Maple Leafs head coach Mike Babcock has got his players killing penalties aggressively this season, which makes it seem like he can trust his players’ defensive skills.
Toronto Maple Leafs prove there’s a ‘toughness burden’
As skilled as the Leafs are, the one weakness they do have is toughness.
It is a common theme to see the Leafs star players such as Tavares and Matthews pushed around. Yes, they can handle themselves on the ice physically. That said, they’re also easy targets for opponents that have size on their side and looking to stir the pot a bit.
Toronto doesn’t have that player who can “scare” teams into not hitting their star players. One could say Zach Hyman serves as that player, but he’s more a puck hog that can win puck battles when needed.
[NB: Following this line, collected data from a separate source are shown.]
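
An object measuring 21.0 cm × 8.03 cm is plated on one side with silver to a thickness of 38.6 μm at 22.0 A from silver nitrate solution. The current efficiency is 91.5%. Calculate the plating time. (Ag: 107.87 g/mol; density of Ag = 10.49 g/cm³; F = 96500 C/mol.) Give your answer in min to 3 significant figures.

Plated area = 21.0 × 8.03 = 168.6 cm²
Volume = 168.6 × 38.6×10⁻⁴ cm = 0.6508 cm³
m(Ag) = 0.6508 × 10.49 = 6.827 g
n(Ag) = 6.827 / 107.87 = 0.06329 mol; n(e⁻) = 0.06329 mol
Q = 0.06329 × 96500 / 0.915 = 6675 C
t = 6675 / 22.0 = 303.4 s = 5.06 min

5.06 min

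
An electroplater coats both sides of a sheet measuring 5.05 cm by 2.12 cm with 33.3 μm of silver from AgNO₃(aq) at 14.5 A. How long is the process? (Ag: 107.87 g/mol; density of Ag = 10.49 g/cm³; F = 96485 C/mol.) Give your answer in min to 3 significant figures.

Plated area = 2 × 5.05 × 2.12 = 21.41 cm²
Volume = 21.41 × 33.3×10⁻⁴ cm = 0.07130 cm³
m(Ag) = 0.07130 × 10.49 = 0.7479 g
n(Ag) = 0.7479 / 107.87 = 0.006933 mol; n(e⁻) = 0.006933 mol
Q = 0.006933 × 96485 = 668.9 C
t = 668.9 / 14.5 = 46.13 s = 0.769 min

0.769 min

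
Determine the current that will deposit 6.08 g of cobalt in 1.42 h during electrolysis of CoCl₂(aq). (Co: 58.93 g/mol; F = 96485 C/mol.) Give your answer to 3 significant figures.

n(Co) = 6.08 / 58.93 = 0.1032 mol
Co²⁺ + 2e⁻ → Co, so n(e⁻) = 2 × 0.1032 = 0.2064 mol
Q = 0.2064 × 96485 = 19910 C
I = Q / t = 19910 / 5112 s = 3.89 A

3.89 A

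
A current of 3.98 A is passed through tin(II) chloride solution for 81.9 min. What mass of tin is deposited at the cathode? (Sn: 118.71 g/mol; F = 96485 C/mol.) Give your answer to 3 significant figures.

12.0 g

Charge passed = 3.98 × 4914 = 19560 C
n(e⁻) = Q/F = 19560/96485 = 0.2027 mol
Sn²⁺ + 2e⁻ → Sn, so n(Sn) = 0.2027 / 2 = 0.1014 mol
m = 0.1014 × 118.71 = 12.0 g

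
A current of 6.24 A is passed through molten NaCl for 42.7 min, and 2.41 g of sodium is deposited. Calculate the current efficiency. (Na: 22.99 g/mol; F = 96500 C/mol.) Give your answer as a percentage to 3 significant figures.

63.3%

Q = 6.24 × 2562 = 15990 C
n(e⁻) = 15990 / 96500 = 0.1657 mol
Na⁺ + e⁻ → Na, so theoretical n(Na) = 0.1657 mol → 3.809 g
Efficiency = 2.41 / 3.809 = 0.6327 = 63.3%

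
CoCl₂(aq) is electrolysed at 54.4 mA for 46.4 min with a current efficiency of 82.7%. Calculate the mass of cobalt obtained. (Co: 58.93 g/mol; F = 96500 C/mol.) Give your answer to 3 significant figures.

0.0382 g

Q = 0.0544 × 2784 = 151.4 C
n(e⁻) = 151.4 / 96500 = 0.001569 mol
Co²⁺ + 2e⁻ → Co, so theoretical m(Co) = 7.845×10^-4 × 58.93 = 0.04623 g
Actual mass = 82.7% × 0.04623 = 0.0382 g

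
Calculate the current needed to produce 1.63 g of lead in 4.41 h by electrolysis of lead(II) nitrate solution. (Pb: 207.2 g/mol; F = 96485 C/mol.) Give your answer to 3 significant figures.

n(Pb) = 1.63 / 207.2 = 0.007867 mol
Pb²⁺ + 2e⁻ → Pb, so n(e⁻) = 2 × 0.007867 = 0.01573 mol
Q = 0.01573 × 96485 = 1518 C
I = Q / t = 1518 / 15876 s = 0.0956 A

0.0956 A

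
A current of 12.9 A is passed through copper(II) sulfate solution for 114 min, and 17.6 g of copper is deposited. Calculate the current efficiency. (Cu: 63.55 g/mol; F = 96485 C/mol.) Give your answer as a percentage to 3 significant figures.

Q = 12.9 × 6840 = 88240 C
n(e⁻) = 88240 / 96485 = 0.9145 mol
Cu²⁺ + 2e⁻ → Cu, so theoretical n(Cu) = 0.4573 mol → 29.06 g
Efficiency = 17.6 / 29.06 = 0.6056 = 60.6%

60.6%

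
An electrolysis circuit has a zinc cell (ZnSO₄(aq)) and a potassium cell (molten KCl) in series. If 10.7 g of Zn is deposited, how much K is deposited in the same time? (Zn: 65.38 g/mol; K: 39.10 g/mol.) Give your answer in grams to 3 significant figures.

12.8 g

n(Zn) = 10.7 / 65.38 = 0.1637 mol
Zn²⁺ + 2e⁻ → Zn, so n(e⁻) = 2 × 0.1637 = 0.3274 mol
Same current for the same time ⇒ same n(e⁻) = 0.3274 mol in both cells.
K⁺ + e⁻ → K, so n(K) = 0.3274 mol
m(K) = 0.3274 × 39.10 = 12.8 g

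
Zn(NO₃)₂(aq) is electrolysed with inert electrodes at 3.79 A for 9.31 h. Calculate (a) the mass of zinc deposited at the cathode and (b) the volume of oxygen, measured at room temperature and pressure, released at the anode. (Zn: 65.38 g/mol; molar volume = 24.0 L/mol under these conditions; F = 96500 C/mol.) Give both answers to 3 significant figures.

43.0 g Zn; 7.90 L O₂

Q = 3.79 × 33516 = 1.270×10^5 C; n(e⁻) = 1.270×10^5 / 96500 = 1.316 mol
Cathode: Zn²⁺ + 2e⁻ → Zn → n(Zn) = 1.316/2 = 0.6580 mol → 43.0 g
Anode: 2H₂O → O₂ + 4H⁺ + 4e⁻ → n(O₂) = 1.316/4 = 0.3290 mol → 7.90 L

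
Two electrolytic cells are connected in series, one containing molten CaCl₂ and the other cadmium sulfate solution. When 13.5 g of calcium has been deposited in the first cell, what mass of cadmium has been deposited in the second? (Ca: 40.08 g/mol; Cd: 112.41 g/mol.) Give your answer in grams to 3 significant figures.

n(Ca) = 13.5 / 40.08 = 0.3368 mol
Ca²⁺ + 2e⁻ → Ca, so n(e⁻) = 2 × 0.3368 = 0.6736 mol
In series, the same 0.6736 mol of electrons flows through the second cell.
Cd²⁺ + 2e⁻ → Cd, so n(Cd) = 0.6736 / 2 = 0.3368 mol
m(Cd) = 0.3368 × 112.41 = 37.9 g

37.9 g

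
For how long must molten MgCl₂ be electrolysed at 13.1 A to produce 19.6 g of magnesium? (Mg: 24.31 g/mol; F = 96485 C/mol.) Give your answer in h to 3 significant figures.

n(Mg) = 19.6 / 24.31 = 0.8063 mol
Mg²⁺ + 2e⁻ → Mg, so n(e⁻) = 2 × 0.8063 = 1.613 mol
Q = 1.613 × 96485 = 1.556×10^5 C
t = Q / I = 1.556×10^5 / 13.1 = 11880 s = 3.30 h

3.30 h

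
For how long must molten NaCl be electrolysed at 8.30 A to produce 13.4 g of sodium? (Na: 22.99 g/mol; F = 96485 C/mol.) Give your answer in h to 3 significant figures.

1.88 h

n(Na) = 13.4 / 22.99 = 0.5829 mol
Na⁺ + e⁻ → Na, so n(e⁻) = 0.5829 mol
Q = 0.5829 × 96485 = 56240 C
t = Q / I = 56240 / 8.30 = 6776 s = 1.88 h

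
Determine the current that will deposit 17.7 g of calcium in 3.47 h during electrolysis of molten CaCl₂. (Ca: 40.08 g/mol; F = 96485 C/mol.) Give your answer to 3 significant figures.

n(Ca) = 17.7 / 40.08 = 0.4416 mol
Ca²⁺ + 2e⁻ → Ca, so n(e⁻) = 2 × 0.4416 = 0.8832 mol
Q = 0.8832 × 96485 = 85220 C
I = Q / t = 85220 / 12492 s = 6.82 A

6.82 A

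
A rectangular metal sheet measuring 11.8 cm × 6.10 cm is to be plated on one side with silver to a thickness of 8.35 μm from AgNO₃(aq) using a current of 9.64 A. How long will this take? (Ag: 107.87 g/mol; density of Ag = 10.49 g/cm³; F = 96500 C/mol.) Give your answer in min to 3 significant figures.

Plated area = 11.8 × 6.10 = 71.98 cm²
Volume = 71.98 × 8.35×10⁻⁴ cm = 0.06010 cm³
m(Ag) = 0.06010 × 10.49 = 0.6304 g
n(Ag) = 0.6304 / 107.87 = 0.005844 mol; n(e⁻) = 0.005844 mol
Q = 0.005844 × 96500 = 563.9 C
t = 563.9 / 9.64 = 58.50 s = 0.975 min

0.975 min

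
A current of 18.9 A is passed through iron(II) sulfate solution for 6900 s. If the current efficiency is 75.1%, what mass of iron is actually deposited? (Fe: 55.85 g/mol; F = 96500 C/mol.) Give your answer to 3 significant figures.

Q = 18.9 × 6900 = 1.304×10^5 C
n(e⁻) = 1.304×10^5 / 96500 = 1.351 mol
Fe²⁺ + 2e⁻ → Fe, so theoretical m(Fe) = 0.6755 × 55.85 = 37.73 g
Actual mass = 75.1% × 37.73 = 28.3 g

28.3 g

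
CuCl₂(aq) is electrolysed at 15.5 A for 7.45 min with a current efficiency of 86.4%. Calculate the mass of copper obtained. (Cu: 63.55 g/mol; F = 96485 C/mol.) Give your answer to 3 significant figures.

Q = 15.5 × 447 = 6929 C
n(e⁻) = 6929 / 96485 = 0.07181 mol
Cu²⁺ + 2e⁻ → Cu, so theoretical m(Cu) = 0.03591 × 63.55 = 2.282 g
Actual mass = 86.4% × 2.282 = 1.97 g

1.97 g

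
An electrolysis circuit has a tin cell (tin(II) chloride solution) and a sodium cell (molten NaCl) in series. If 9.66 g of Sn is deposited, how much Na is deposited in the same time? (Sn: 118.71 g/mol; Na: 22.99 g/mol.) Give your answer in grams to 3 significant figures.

n(Sn) = 9.66 / 118.71 = 0.08137 mol
Sn²⁺ + 2e⁻ → Sn, so n(e⁻) = 2 × 0.08137 = 0.1627 mol
Same current for the same time ⇒ same n(e⁻) = 0.1627 mol in both cells.
Na⁺ + e⁻ → Na, so n(Na) = 0.1627 mol
m(Na) = 0.1627 × 22.99 = 3.74 g

3.74 g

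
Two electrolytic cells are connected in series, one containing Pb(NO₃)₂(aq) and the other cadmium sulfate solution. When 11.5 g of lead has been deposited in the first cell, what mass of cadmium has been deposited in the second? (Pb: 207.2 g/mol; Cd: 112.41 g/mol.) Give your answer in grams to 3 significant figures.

6.24 g

n(Pb) = 11.5 / 207.2 = 0.05550 mol
Pb²⁺ + 2e⁻ → Pb, so n(e⁻) = 2 × 0.05550 = 0.1110 mol
The cells are in series, so the same charge (and hence the same n(e⁻) = 0.1110 mol) passes through both.
Cd²⁺ + 2e⁻ → Cd, so n(Cd) = 0.1110 / 2 = 0.05550 mol
m(Cd) = 0.05550 × 112.41 = 6.24 g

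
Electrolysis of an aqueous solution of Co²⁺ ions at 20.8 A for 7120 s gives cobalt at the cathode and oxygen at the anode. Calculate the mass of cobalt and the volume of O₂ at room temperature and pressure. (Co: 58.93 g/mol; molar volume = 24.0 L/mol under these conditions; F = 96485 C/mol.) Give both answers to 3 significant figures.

45.2 g Co; 9.21 L O₂

Q = 20.8 × 7120 = 1.481×10^5 C; n(e⁻) = 1.481×10^5 / 96485 = 1.535 mol
Cathode: Co²⁺ + 2e⁻ → Co → n(Co) = 1.535/2 = 0.7675 mol → 45.2 g
Anode: 2H₂O → O₂ + 4H⁺ + 4e⁻ → n(O₂) = 1.535/4 = 0.3838 mol → 9.21 L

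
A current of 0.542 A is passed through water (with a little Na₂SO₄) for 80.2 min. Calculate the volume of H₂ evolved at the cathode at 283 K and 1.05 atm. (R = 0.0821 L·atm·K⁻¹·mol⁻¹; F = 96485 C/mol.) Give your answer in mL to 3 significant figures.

299 mL

Q = 0.542 A × 4812 s = 2608 C
Moles of electrons = 2608 / 96485 = 0.02703 mol
2H⁺ + 2e⁻ → H₂, so n(H₂) = 0.02703 / 2 = 0.01352 mol
V = nRT/P = 0.01352 × 0.0821 × 283 / 1.05 = 0.2992 L
= 299 mL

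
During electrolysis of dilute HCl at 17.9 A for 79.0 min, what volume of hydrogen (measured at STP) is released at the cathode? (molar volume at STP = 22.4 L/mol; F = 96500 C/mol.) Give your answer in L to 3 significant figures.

9.85 L

Q = 17.9 A × 4740 s = 84850 C
Moles of electrons = 84850 / 96500 = 0.8793 mol
2H⁺ + 2e⁻ → H₂, so n(H₂) = 0.8793 / 2 = 0.4397 mol
V = 0.4397 × 22.4 = 9.849 L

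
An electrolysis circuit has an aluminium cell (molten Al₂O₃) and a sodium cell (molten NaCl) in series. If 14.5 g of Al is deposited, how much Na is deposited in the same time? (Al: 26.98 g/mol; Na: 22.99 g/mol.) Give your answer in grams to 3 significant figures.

n(Al) = 14.5 / 26.98 = 0.5374 mol
Al³⁺ + 3e⁻ → Al, so n(e⁻) = 3 × 0.5374 = 1.612 mol
The cells are in series, so the same charge (and hence the same n(e⁻) = 1.612 mol) passes through both.
Na⁺ + e⁻ → Na, so n(Na) = 1.612 mol
m(Na) = 1.612 × 22.99 = 37.1 g

37.1 g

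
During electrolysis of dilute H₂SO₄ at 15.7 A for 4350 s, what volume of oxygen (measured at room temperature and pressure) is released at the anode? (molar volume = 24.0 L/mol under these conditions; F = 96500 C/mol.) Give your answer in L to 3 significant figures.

Charge passed = 15.7 × 4350 = 68300 C
Moles of electrons = 68300 / 96500 = 0.7078 mol
2H₂O → O₂ + 4H⁺ + 4e⁻, so n(O₂) = 0.7078 / 4 = 0.1770 mol
V = 0.1770 × 24.0 = 4.248 L

4.25 L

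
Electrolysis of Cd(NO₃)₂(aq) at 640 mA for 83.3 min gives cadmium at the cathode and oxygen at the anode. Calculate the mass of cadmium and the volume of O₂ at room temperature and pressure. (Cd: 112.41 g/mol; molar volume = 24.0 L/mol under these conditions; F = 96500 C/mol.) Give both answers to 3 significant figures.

Q = 0.640 × 4998 = 3199 C; n(e⁻) = 3199 / 96500 = 0.03315 mol
Cathode: Cd²⁺ + 2e⁻ → Cd → n(Cd) = 0.03315/2 = 0.01658 mol → 1.86 g
Anode: 2H₂O → O₂ + 4H⁺ + 4e⁻ → n(O₂) = 0.03315/4 = 0.008288 mol → 0.199 L

1.86 g Cd; 0.199 L O₂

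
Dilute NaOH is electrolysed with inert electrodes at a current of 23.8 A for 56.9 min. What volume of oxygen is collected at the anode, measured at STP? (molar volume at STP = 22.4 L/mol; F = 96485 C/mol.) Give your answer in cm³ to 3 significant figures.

4720 cm³

Q = 23.8 A × 3414 s = 81250 C
n(e⁻) = 81250 / 96485 = 0.8421 mol
2H₂O → O₂ + 4H⁺ + 4e⁻, so n(O₂) = 0.8421 / 4 = 0.2105 mol
V = 0.2105 × 22.4 = 4.715 L
= 4720 cm³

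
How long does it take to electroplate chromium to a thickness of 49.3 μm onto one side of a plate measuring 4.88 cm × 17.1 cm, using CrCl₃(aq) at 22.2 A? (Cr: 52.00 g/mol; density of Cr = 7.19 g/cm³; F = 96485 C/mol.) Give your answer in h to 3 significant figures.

Plated area = 4.88 × 17.1 = 83.45 cm²
Volume = 83.45 × 49.3×10⁻⁴ cm = 0.4114 cm³
m(Cr) = 0.4114 × 7.19 = 2.958 g
n(Cr) = 2.958 / 52.00 = 0.05688 mol; n(e⁻) = 3 × 0.05688 = 0.1706 mol
Q = 0.1706 × 96485 = 16460 C
t = 16460 / 22.2 = 741.4 s = 0.206 h

0.206 h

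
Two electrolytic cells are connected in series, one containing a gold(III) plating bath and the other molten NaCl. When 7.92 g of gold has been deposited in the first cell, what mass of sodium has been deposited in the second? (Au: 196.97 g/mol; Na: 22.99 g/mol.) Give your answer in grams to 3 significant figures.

2.77 g

n(Au) = 7.92 / 196.97 = 0.04021 mol
Au³⁺ + 3e⁻ → Au, so n(e⁻) = 3 × 0.04021 = 0.1206 mol
In series, the same 0.1206 mol of electrons flows through the second cell.
Na⁺ + e⁻ → Na, so n(Na) = 0.1206 mol
m(Na) = 0.1206 × 22.99 = 2.77 g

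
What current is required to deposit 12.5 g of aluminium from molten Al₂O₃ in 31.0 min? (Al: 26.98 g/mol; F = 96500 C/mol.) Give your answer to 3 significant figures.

72.1 A

n(Al) = 12.5 / 26.98 = 0.4633 mol
Al³⁺ + 3e⁻ → Al, so n(e⁻) = 3 × 0.4633 = 1.390 mol
Q = 1.390 × 96500 = 1.341×10^5 C
I = Q / t = 1.341×10^5 / 1860 s = 72.1 A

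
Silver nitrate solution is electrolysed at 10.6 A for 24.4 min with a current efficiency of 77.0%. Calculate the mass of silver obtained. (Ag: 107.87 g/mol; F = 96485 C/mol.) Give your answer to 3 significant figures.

13.4 g

Q = 10.6 × 1464 = 15520 C
n(e⁻) = 15520 / 96485 = 0.1609 mol
Ag⁺ + e⁻ → Ag, so theoretical m(Ag) = 0.1609 × 107.87 = 17.36 g
Actual mass = 77.0% × 17.36 = 13.4 g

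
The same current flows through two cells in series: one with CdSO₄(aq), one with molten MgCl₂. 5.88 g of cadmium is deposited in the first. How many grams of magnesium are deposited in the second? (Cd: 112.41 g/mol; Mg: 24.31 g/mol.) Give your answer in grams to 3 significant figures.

n(Cd) = 5.88 / 112.41 = 0.05231 mol
Cd²⁺ + 2e⁻ → Cd, so n(e⁻) = 2 × 0.05231 = 0.1046 mol
Since the cells are in series, n(e⁻) in the Mg cell is also 0.1046 mol.
Mg²⁺ + 2e⁻ → Mg, so n(Mg) = 0.1046 / 2 = 0.05230 mol
m(Mg) = 0.05230 × 24.31 = 1.27 g

1.27 g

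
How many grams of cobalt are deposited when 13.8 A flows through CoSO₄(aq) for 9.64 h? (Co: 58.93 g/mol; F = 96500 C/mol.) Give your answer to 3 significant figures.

146 g

Q = It = 13.8 × 34704 = 4.789×10^5 C
n(e⁻) = Q/F = 4.789×10^5/96500 = 4.963 mol
Co²⁺ + 2e⁻ → Co, so n(Co) = 4.963 / 2 = 2.482 mol
m = 2.482 × 58.93 = 146 g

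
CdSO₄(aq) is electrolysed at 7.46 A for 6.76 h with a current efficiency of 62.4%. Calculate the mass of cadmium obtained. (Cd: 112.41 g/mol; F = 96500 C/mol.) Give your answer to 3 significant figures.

Q = 7.46 × 24336 = 1.815×10^5 C
n(e⁻) = 1.815×10^5 / 96500 = 1.881 mol
Cd²⁺ + 2e⁻ → Cd, so theoretical m(Cd) = 0.9405 × 112.41 = 105.7 g
Actual mass = 62.4% × 105.7 = 66.0 g

66.0 g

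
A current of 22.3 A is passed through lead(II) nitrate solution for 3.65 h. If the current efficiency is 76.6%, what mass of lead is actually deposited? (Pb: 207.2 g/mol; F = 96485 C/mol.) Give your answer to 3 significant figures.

Q = 22.3 × 13140 = 2.930×10^5 C
n(e⁻) = 2.930×10^5 / 96485 = 3.037 mol
Pb²⁺ + 2e⁻ → Pb, so theoretical m(Pb) = 1.519 × 207.2 = 314.7 g
Actual mass = 76.6% × 314.7 = 241 g

241 g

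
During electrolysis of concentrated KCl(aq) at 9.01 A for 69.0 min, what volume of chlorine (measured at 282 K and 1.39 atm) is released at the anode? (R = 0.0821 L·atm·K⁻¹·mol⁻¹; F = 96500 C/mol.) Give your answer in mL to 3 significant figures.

Q = It = 9.01 × 4140 = 37300 C
n(e⁻) = 37300 / 96500 = 0.3865 mol
2Cl⁻ → Cl₂ + 2e⁻, so n(Cl₂) = 0.3865 / 2 = 0.1933 mol
V = nRT/P = 0.1933 × 0.0821 × 282 / 1.39 = 3.220 L
= 3220 mL

3220 mL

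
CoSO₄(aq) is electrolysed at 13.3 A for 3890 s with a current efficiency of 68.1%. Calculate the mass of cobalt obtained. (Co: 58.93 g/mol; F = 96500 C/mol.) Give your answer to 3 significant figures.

Q = 13.3 × 3890 = 51740 C
n(e⁻) = 51740 / 96500 = 0.5362 mol
Co²⁺ + 2e⁻ → Co, so theoretical m(Co) = 0.2681 × 58.93 = 15.80 g
Actual mass = 68.1% × 15.80 = 10.8 g

10.8 g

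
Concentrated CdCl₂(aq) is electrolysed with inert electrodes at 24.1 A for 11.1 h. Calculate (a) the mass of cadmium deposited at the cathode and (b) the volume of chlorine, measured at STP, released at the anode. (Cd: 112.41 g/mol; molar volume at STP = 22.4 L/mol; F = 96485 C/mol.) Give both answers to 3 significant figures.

Q = 24.1 × 39960 = 9.630×10^5 C; n(e⁻) = 9.630×10^5 / 96485 = 9.981 mol
Cathode: Cd²⁺ + 2e⁻ → Cd → n(Cd) = 9.981/2 = 4.991 mol → 561 g
Anode: 2Cl⁻ → Cl₂ + 2e⁻ → n(Cl₂) = 9.981/2 = 4.991 mol → 112 L

561 g Cd; 112 L Cl₂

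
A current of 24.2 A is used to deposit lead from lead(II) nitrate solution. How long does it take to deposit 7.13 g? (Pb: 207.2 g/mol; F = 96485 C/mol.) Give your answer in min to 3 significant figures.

n(Pb) = 7.13 / 207.2 = 0.03441 mol
Pb²⁺ + 2e⁻ → Pb, so n(e⁻) = 2 × 0.03441 = 0.06882 mol
Q = 0.06882 × 96485 = 6640 C
t = Q / I = 6640 / 24.2 = 274.4 s = 4.57 min

4.57 min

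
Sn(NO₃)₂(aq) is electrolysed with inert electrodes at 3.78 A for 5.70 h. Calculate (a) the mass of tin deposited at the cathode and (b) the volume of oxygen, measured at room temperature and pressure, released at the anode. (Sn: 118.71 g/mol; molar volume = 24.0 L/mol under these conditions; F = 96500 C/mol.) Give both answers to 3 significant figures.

Q = 3.78 × 20520 = 77570 C; n(e⁻) = 77570 / 96500 = 0.8038 mol
Cathode: Sn²⁺ + 2e⁻ → Sn → n(Sn) = 0.8038/2 = 0.4019 mol → 47.7 g
Anode: 2H₂O → O₂ + 4H⁺ + 4e⁻ → n(O₂) = 0.8038/4 = 0.2010 mol → 4.82 L

47.7 g Sn; 4.82 L O₂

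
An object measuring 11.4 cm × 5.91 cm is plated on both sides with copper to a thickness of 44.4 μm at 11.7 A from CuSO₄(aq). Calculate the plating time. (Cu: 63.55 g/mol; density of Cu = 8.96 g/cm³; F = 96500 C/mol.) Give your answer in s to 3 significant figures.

1390 s

Plated area = 2 × 11.4 × 5.91 = 134.7 cm²
Volume = 134.7 × 44.4×10⁻⁴ cm = 0.5981 cm³
m(Cu) = 0.5981 × 8.96 = 5.359 g
n(Cu) = 5.359 / 63.55 = 0.08433 mol; n(e⁻) = 2 × 0.08433 = 0.1687 mol
Q = 0.1687 × 96500 = 16280 C
t = 16280 / 11.7 = 1391 s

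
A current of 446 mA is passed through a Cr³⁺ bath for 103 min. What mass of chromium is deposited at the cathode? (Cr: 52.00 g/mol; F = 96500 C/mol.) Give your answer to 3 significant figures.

0.495 g

Q = It = 0.446 × 6180 = 2756 C
n(e⁻) = Q/F = 2756/96500 = 0.02856 mol
Cr³⁺ + 3e⁻ → Cr, so n(Cr) = 0.02856 / 3 = 0.009520 mol
m = 0.009520 × 52.00 = 0.495 g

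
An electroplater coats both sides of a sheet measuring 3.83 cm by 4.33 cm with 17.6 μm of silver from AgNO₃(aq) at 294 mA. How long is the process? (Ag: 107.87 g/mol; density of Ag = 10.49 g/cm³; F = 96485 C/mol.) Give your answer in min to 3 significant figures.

Plated area = 2 × 3.83 × 4.33 = 33.17 cm²
Volume = 33.17 × 17.6×10⁻⁴ cm = 0.05838 cm³
m(Ag) = 0.05838 × 10.49 = 0.6124 g
n(Ag) = 0.6124 / 107.87 = 0.005677 mol; n(e⁻) = 0.005677 mol
Q = 0.005677 × 96485 = 547.7 C
t = 547.7 / 0.294 = 1863 s = 31.1 min

31.1 min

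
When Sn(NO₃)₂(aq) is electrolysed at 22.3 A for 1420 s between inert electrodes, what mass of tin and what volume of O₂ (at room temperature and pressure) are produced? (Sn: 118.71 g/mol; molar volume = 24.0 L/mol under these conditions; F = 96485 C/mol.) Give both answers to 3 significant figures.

19.5 g Sn; 1.97 L O₂

Q = 22.3 × 1420 = 31670 C; n(e⁻) = 31670 / 96485 = 0.3282 mol
Cathode: Sn²⁺ + 2e⁻ → Sn → n(Sn) = 0.3282/2 = 0.1641 mol → 19.5 g
Anode: 2H₂O → O₂ + 4H⁺ + 4e⁻ → n(O₂) = 0.3282/4 = 0.08205 mol → 1.97 L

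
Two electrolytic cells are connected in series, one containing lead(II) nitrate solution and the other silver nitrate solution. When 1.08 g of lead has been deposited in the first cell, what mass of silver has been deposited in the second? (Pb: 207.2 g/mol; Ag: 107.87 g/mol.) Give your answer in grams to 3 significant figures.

n(Pb) = 1.08 / 207.2 = 0.005212 mol
Pb²⁺ + 2e⁻ → Pb, so n(e⁻) = 2 × 0.005212 = 0.01042 mol
In series, the same 0.01042 mol of electrons flows through the second cell.
Ag⁺ + e⁻ → Ag, so n(Ag) = 0.01042 mol
m(Ag) = 0.01042 × 107.87 = 1.12 g

1.12 g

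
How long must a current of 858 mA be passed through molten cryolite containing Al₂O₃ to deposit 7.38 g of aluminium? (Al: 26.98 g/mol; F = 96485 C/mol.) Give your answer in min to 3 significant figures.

1540 min

n(Al) = 7.38 / 26.98 = 0.2735 mol
Al³⁺ + 3e⁻ → Al, so n(e⁻) = 3 × 0.2735 = 0.8205 mol
Q = 0.8205 × 96485 = 79170 C
t = Q / I = 79170 / 0.858 = 92270 s = 1540 min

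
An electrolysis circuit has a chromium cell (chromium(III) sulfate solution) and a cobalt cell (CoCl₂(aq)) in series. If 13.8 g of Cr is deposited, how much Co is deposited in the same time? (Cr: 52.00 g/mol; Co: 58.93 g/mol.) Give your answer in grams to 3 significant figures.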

He can be physical but is often overmatched when trying to be an enforcer.
Toughness in the playoffs
The lack of toughness has hindered Toronto in the playoffs. It wasn’t the sole reason why they lost, but the lack of it didn’t make their lives any easier against a gritty and some would say “dirty” Boston Bruins team.
It could be argued that the skill route hasn’t worked for the teams like the Leafs in the playoffs. At least in the past couple of seasons.
Examining past Cup winners
The St. Louis Blues were a tougher team and they ended up winning the Cup. As were the Washington Capitals when they won the Cup in 2018. They had a lot of skill, but they had players like Tom Wilson and Pat Maroon that raised a little hell while contributing to their team’s winning ways.
It might be fair to say that Toronto could use a player like Wilson or Maroon in order to get through the grind of the playoffs, especially when the Leafs might have to play the Bruins for a third straight team.
Sure skill is great in the regular season, but it’s not the end-all, beat-all method to success in the playoffs. It can actually be the death of a team when they can’t respond to a team using physicality as a means to wear them out.
Any team, especially the Leafs, should consider becoming tougher and grittier when prepping for the playoffs. Really all it takes is one or two players to fix such a problem and allow skilled lads like Matthews and Marner to go out and do their thing.